Could I give in? Could you? Fear is a powerful manipulator, and bad people use it a lot. Robbery includes fear. Kidnapping includes fear. Scams cheating people out of their possessions include fear.

There is, as we noted, healthy fear. The Bible says that “fear of God is the beginning of wisdom.” That is not being afraid of God fear (unless you should be), it is deep respect. Only the good use healthy fear, and they do not use it as a manipulator.

Good vs. evil

Doing good sometimes comes with a cost. Take Jesus, for example. He healed people, he taught love, he paid his taxes. Thousands followed him. Evil men were threatened by the good he did, so they killed him. Of course that wasn’t the end of Jesus. Even if you don’t believe he rose from the dead, billions do and they still follow him.

What about us? Will we curb the good we do because of fear? Will we allow ourselves to be bullied? Is there enough courage in us to stand up to those who propagate evil, whether they agree or disagree with us politically?

Fear as a manipulator is not a theoretical construct, and it is not limited to politics. It is in our everyday lives, and it may well be used against you. If it is, stand for the good.

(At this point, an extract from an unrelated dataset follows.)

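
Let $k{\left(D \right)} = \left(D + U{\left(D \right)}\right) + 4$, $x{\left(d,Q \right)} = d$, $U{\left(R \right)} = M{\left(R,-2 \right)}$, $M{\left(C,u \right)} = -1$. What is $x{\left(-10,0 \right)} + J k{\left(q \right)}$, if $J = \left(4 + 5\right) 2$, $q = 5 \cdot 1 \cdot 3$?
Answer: $314$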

To succumb to fear is to wash your hands, and Pilate is not a good role model. Jesus is.

Do good. It’s in you.

This Post Has One Comment

  1. Randy Wolff

    I love this fresh thought. I believe you are on to something which explains all the fear rhetoric today. If we don’t agree with the other side, the fear is that there will be major consequences. Pilate is the great example.